You can also change the goal date to any date in the future that you desire, except within the coming week, or leave it effectively open-ended by setting it to a year (or twenty years) in the future.
Easy Street
“The daily struggle to stay on the road does not induce you to touch that road dial.”
You may be wondering how anyone could ever fail to stay on a yellow brick road that’s this flexible. Here’s how: if you’re highly akratic. Such a person may well find it a daily struggle to stay on the road. Yeah, you can always choose to wuss out and flatten the road, but only starting in a week, which you don’t want to do. You want to wuss out Right Now, dammit! I mean, just for now, while you eat this pie, and then you’ll behave again. No such luck though.

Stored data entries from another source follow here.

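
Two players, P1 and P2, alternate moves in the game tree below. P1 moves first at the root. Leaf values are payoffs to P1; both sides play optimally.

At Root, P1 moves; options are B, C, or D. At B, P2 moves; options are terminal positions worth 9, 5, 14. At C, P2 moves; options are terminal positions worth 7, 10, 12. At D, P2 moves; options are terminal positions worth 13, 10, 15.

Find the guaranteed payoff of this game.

10

B (P2): min(9, 5, 14) = 5
C (P2): min(7, 10, 12) = 7
D (P2): min(13, 10, 15) = 10
Root (P1): max(5, 7, 10) = 10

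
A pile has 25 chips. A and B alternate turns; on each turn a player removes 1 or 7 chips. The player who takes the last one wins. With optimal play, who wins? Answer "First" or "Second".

First

W/L table (W = player to move can force a win):
i:   0  1  2  3  4  5  6  7  8  9 10 11 12 13 14 15 16 17 18 19 20 21 22 23 24 25
     L  W  L  W  L  W  L  W  L  W  L  W  L  W  L  W  L  W  L  W  L  W  L  W  L  W
Position 25 is W, so the first player wins.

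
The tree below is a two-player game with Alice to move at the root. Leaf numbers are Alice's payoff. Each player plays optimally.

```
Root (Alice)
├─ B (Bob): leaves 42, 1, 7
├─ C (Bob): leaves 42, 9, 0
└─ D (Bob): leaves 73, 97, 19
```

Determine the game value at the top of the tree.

B (Bob): min(42, 1, 7) = 1
C (Bob): min(42, 9, 0) = 0
D (Bob): min(73, 97, 19) = 19
Root (Alice): max(1, 0, 19) = 19

19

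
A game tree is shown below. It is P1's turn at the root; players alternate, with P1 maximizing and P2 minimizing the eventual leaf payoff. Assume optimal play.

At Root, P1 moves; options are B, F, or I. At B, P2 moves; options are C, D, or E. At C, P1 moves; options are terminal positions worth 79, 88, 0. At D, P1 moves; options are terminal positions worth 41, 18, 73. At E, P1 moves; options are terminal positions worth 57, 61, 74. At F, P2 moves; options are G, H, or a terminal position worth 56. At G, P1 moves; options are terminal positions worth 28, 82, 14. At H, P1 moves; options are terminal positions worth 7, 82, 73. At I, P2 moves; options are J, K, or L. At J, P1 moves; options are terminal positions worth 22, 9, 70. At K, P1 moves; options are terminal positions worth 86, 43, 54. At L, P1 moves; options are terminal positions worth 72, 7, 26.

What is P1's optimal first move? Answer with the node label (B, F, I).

C (P1): max(79, 88, 0) = 88
D (P1): max(41, 18, 73) = 73
E (P1): max(57, 61, 74) = 74
B (P2): min(88, 73, 74) = 73
G (P1): max(28, 82, 14) = 82
H (P1): max(7, 82, 73) = 82
F (P2): min(82, 82, 56) = 56
J (P1): max(22, 9, 70) = 70
K (P1): max(86, 43, 54) = 86
L (P1): max(72, 7, 26) = 72
I (P2): min(70, 86, 72) = 70
Root (P1): max(73, 56, 70) = 73
P1 picks the child with the highest value: B (value 73).

B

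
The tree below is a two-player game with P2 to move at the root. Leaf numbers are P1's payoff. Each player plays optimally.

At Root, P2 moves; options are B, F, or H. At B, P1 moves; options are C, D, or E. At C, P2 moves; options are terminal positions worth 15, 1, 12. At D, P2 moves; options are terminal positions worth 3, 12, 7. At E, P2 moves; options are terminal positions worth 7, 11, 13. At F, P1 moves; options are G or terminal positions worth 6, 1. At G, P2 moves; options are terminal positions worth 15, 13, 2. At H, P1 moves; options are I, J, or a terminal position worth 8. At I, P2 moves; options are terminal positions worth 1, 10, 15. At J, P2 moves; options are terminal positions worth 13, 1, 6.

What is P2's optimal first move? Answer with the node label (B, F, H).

C (P2): min(15, 1, 12) = 1
D (P2): min(3, 12, 7) = 3
E (P2): min(7, 11, 13) = 7
B (P1): max(1, 3, 7) = 7
G (P2): min(15, 13, 2) = 2
F (P1): max(2, 6, 1) = 6
I (P2): min(1, 10, 15) = 1
J (P2): min(13, 1, 6) = 1
H (P1): max(1, 1, 8) = 8
Root (P2): min(7, 6, 8) = 6
P2 picks the child with the lowest value: F (value 6).

F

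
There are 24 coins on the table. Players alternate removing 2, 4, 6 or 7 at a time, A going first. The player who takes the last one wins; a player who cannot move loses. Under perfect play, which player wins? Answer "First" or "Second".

First

Compute winning (W) and losing (L) positions by backward induction:
i:   0  1  2  3  4  5  6  7  8  9 10 11 12 13 14 15 16 17 18 19 20 21 22 23 24
     L  L  W  W  W  W  W  W  W  L  L  W  W  W  W  W  W  W  L  L  W  W  W  W  W
Position 24 is W, so the first player wins.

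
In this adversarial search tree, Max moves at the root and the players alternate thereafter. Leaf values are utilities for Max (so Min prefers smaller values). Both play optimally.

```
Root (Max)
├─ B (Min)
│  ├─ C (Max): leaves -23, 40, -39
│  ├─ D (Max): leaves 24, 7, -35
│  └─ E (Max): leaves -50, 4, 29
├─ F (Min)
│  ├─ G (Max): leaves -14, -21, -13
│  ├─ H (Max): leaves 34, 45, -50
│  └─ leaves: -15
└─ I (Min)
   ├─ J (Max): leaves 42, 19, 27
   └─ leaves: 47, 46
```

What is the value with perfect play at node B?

24

C: max(-23, 40, -39) = 40
D: max(24, 7, -35) = 24
E: max(-50, 4, 29) = 29
B: min(40, 24, 29) = 24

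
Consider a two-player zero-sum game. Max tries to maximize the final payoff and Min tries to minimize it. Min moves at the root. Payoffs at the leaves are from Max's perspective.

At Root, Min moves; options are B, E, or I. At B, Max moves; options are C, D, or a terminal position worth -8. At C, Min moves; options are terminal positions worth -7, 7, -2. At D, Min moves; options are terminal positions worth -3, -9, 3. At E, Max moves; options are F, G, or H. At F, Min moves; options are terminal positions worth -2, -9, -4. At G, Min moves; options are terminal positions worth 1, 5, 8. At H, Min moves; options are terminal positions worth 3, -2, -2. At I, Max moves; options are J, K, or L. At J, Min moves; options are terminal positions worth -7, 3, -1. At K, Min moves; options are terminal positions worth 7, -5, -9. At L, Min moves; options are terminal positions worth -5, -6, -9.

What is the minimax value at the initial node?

C (Min): min(-7, 7, -2) = -7
D (Min): min(-3, -9, 3) = -9
B (Max): max(-7, -9, -8) = -7
F (Min): min(-2, -9, -4) = -9
G (Min): min(1, 5, 8) = 1
H (Min): min(3, -2, -2) = -2
E (Max): max(-9, 1, -2) = 1
J (Min): min(-7, 3, -1) = -7
K (Min): min(7, -5, -9) = -9
L (Min): min(-5, -6, -9) = -9
I (Max): max(-7, -9, -9) = -7
Root (Min): min(-7, 1, -7) = -7

-7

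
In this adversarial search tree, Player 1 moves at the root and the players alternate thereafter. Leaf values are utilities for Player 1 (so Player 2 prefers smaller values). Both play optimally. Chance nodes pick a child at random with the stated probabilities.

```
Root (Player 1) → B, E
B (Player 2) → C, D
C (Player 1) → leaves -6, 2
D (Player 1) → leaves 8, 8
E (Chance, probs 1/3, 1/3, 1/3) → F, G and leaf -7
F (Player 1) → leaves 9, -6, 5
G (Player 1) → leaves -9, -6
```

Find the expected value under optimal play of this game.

C (Player 1): max(-6, 2) = 2
D (Player 1): max(8, 8) = 8
B (Player 2): min(2, 8) = 2
F (Player 1): max(9, -6, 5) = 9
G (Player 1): max(-9, -6) = -6
E (Chance): 1/3·9 + 1/3·-6 + 1/3·-7 = -1.33
Root (Player 1): max(2, -1.33) = 2

2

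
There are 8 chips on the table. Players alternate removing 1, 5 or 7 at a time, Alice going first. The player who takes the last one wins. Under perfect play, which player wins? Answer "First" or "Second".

Second

Mark each pile size as W (mover wins) or L (mover loses):
i:   0  1  2  3  4  5  6  7  8
     L  W  L  W  L  W  L  W  L
Position 8 is L, so the second player wins.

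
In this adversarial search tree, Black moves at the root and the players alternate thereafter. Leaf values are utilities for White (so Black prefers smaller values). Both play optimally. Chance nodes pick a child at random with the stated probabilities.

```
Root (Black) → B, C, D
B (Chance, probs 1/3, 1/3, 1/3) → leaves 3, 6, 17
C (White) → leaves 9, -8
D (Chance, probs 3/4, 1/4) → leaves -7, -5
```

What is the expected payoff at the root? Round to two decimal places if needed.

-6.5

B (Chance): 1/3·3 + 1/3·6 + 1/3·17 = 8.67
C (White): max(9, -8) = 9
D (Chance): 3/4·-7 + 1/4·-5 = -6.5
Root (Black): min(8.67, 9, -6.5) = -6.5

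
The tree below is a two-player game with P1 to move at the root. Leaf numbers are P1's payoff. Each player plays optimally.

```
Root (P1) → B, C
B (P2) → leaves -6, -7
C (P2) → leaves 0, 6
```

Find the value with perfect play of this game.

0

B (P2): min(-6, -7) = -7
C (P2): min(0, 6) = 0
Root (P1): max(-7, 0) = 0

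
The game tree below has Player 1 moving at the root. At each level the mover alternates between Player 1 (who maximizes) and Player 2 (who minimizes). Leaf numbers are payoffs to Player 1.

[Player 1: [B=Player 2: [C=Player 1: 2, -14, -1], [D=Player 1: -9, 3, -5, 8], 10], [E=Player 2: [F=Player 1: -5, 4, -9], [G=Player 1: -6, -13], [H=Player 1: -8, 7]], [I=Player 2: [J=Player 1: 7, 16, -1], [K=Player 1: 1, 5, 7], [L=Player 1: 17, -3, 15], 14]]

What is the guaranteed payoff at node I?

J: max(7, 16, -1) = 16
K: max(1, 5, 7) = 7
L: max(17, -3, 15) = 17
I: min(16, 7, 17, 14) = 7

7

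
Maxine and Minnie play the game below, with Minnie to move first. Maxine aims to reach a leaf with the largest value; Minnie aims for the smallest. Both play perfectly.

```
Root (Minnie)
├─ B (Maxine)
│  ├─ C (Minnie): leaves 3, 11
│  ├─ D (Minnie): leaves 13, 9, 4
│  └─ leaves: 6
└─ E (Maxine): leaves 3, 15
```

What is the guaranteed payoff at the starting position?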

The daily struggle to stay on the road does not induce you to touch that road dial. You always want to make it easier “just for today” — which the road dial doesn’t allow — and you always think you’ll get your act together by next week.
Epilogue
Perhaps surprisingly, it took a ridiculous number of iterations to get to this point. For the longest time we struggled with different ways to deal with the fact that it’s so often hard to decide what to commit to. We tried many variations of having multiple yellow brick roads for a single goal, so that you could specify an ambitious goal as well as a bare minimum. It was always too messy. We think the road dial with an akrasia horizon is a big leap forward. And it seems so obvious in retrospect!
Footnotes
[1] There’s a lot to be said for losing weight nice and gradually. Though in practice “gradually” often means endless oscillating and no long-term net progress. Unless you’ve committed to a gradual yellow brick road, of course.
[2] In the case of procrastinating on youtube or not getting your butt off the couch to work out it may not be the immediate pleasure of the videos or the couch but the immediate pain of starting the work, or the workout, you should be doing. Either way, it’s the immediate consequences distorting your decision-making, i.e., akrasia.